Зима принесла новые заботы. Выявилось, что многие солдаты не умеют ходить на лыжах. Пришлось создавать специальные группы, а для обучения выделить наиболее подготовленных лыжников.

В один из воскресных дней командир полка организовал лыжные соревнования на 20 километров. Неожиданно для себя я занял первое место. Сказалась закалка, полученная в юности. Средняя школа, в которой я учился, находилась в семи километрах от дома, и ежедневно при любой погоде я бегал на лыжах туда и обратно. В училище закрепил эти навыки. [289]

Вскоре после полковых лыжных соревнований состоялись бригадные, на которых я занял второе место.

— Не болеете вы, Алтунин, за честь полка, — укоризненно сказал мне командир полка. — Почему не добились первого места?

— Сил не хватило, — объяснил я. — До того на середине дистанции ослаб, что в желудке голодные спазмы начались.

— Ладно, — махнул рукой подполковник, — прикажу на время подготовки к окружным соревнованиям выдавать вам в столовой усиленную порцию... — Погрозив пальцем, добавил: — Но, смотри у меня, если не придешь первым...

К повседневным заботам прибавились лыжные тренировки. Они доводили меня до изнеможения. К полуночи с трудом добирался до нар и мгновенно засыпал. Усиленное питание помогло быстро окрепнуть. Поддерживали товарищи. Однажды утром командир второго взвода лейтенант Вакуров выложил передо мной кусок сала.

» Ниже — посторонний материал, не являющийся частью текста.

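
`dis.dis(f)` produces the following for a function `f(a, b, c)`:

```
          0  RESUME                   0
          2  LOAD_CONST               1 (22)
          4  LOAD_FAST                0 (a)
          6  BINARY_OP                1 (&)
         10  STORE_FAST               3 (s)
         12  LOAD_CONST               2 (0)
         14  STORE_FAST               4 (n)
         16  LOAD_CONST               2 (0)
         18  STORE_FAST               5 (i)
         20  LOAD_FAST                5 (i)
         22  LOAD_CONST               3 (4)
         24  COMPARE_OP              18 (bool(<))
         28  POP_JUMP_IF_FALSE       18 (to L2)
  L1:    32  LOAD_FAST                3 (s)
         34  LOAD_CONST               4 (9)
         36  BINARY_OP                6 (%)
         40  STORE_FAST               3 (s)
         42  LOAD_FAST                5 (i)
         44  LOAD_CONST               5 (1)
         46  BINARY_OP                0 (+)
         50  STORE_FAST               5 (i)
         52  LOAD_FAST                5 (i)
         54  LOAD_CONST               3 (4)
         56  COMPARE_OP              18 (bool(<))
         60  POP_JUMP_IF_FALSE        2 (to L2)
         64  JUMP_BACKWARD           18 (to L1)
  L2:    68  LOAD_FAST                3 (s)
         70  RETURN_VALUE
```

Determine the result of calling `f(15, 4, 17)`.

LOAD_CONST → push 22. Stack: [22]
LOAD_FAST a → push 15. Stack: [22, 15]
BINARY_OP & → 22 & 15 = 6. Stack: [6]
STORE_FAST s → s=6. Stack: []
LOAD_CONST → push 0. Stack: [0]
STORE_FAST n → n=0. Stack: []
LOAD_CONST → push 0. Stack: [0]
STORE_FAST i → i=0. Stack: []
LOAD_FAST i → push 0. Stack: [0]
LOAD_CONST → push 4. Stack: [0, 4]
COMPARE_OP bool(<) → 0 vs 4 = True. Stack: [True]
POP_JUMP_IF_FALSE → pop True; no jump. Stack: []
LOAD_FAST s → push 6. Stack: [6]
LOAD_CONST → push 9. Stack: [6, 9]
BINARY_OP % → 6 % 9 = 6. Stack: [6]
STORE_FAST s → s=6. Stack: []
LOAD_FAST i → push 0. Stack: [0]
LOAD_CONST → push 1. Stack: [0, 1]
BINARY_OP + → 0 + 1 = 1. Stack: [1]
STORE_FAST i → i=1. Stack: []
LOAD_FAST i → push 1. Stack: [1]
LOAD_CONST → push 4. Stack: [1, 4]
COMPARE_OP bool(<) → 1 vs 4 = True. Stack: [True]
POP_JUMP_IF_FALSE → pop True; no jump. Stack: []
LOAD_FAST s → push 6. Stack: [6]
LOAD_CONST → push 9. Stack: [6, 9]
BINARY_OP % → 6 % 9 = 6. Stack: [6]
STORE_FAST s → s=6. Stack: []
LOAD_FAST i → push 1. Stack: [1]
LOAD_CONST → push 1. Stack: [1, 1]
BINARY_OP + → 1 + 1 = 2. Stack: [2]
STORE_FAST i → i=2. Stack: []
LOAD_FAST i → push 2. Stack: [2]
LOAD_CONST → push 4. Stack: [2, 4]
COMPARE_OP bool(<) → 2 vs 4 = True. Stack: [True]
POP_JUMP_IF_FALSE → pop True; no jump. Stack: []
LOAD_FAST s → push 6. Stack: [6]
LOAD_CONST → push 9. Stack: [6, 9]
BINARY_OP % → 6 % 9 = 6. Stack: [6]
STORE_FAST s → s=6. Stack: []
LOAD_FAST i → push 2. Stack: [2]
LOAD_CONST → push 1. Stack: [2, 1]
BINARY_OP + → 2 + 1 = 3. Stack: [3]
STORE_FAST i → i=3. Stack: []
LOAD_FAST i → push 3. Stack: [3]
LOAD_CONST → push 4. Stack: [3, 4]
COMPARE_OP bool(<) → 3 vs 4 = True. Stack: [True]
POP_JUMP_IF_FALSE → pop True; no jump. Stack: []
LOAD_FAST s → push 6. Stack: [6]
LOAD_CONST → push 9. Stack: [6, 9]
BINARY_OP % → 6 % 9 = 6. Stack: [6]
STORE_FAST s → s=6. Stack: []
LOAD_FAST i → push 3. Stack: [3]
LOAD_CONST → push 1. Stack: [3, 1]
BINARY_OP + → 3 + 1 = 4. Stack: [4]
STORE_FAST i → i=4. Stack: []
LOAD_FAST i → push 4. Stack: [4]
LOAD_CONST → push 4. Stack: [4, 4]
COMPARE_OP bool(<) → 4 vs 4 = False. Stack: [False]
POP_JUMP_IF_FALSE → pop False; jump. Stack: []
LOAD_FAST s → push 6. Stack: [6]
RETURN_VALUE → return 6.

6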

— Откуда такое богатство? — удивился я.

— Я же в женихах хожу, — лукаво подмигнул лейтенант. — Невеста моя, Даша, прислала вам. Когда вчера прибежал к ней, высунув язык от усталости, она меня пожалела. «Бедняжка, — говорит, — пятнадцать верст отмахал, как же обратно-то побежишь?» «Я, — отвечаю, — один раз в неделю такую дистанцию бегаю, да не на скорость, а мой командир — каждодневно». Вот она и сунула мне кусок сала, сказав, чтобы передал вам...

История любви Вакурова началась вскоре после нашего размещения в лагере. На торжественное собрание, посвященное 25-й годовщине Великой Октябрьской социалистической революции, прибыли представители партийной и комсомольской организаций ближайшего колхоза. Секретарю комсомольской организации Даше Рюмкиной приглянулся кареглазый Вакуров. Поначалу Даша изредка наезжала к своему любимому на часок, а когда выпал снег, Вакуров воскресным вечером стал убегать на лыжах в деревню, а утром возвращался к началу занятий.

— И как ты выдерживаешь? — спросил я однажды.

— У любви есть крылья! — улыбаясь, ответил Вакуров.

В день отъезда на окружные соревнования ко мне подошел незнакомый худенький смуглый боец с угольно-черными глазами.

— Цыган Вася Жемчужин! — отрекомендовался он, лихо козырнув, и открыл в улыбке ровные белые зубы. — Разрешите обратиться, товарищ лейтенант?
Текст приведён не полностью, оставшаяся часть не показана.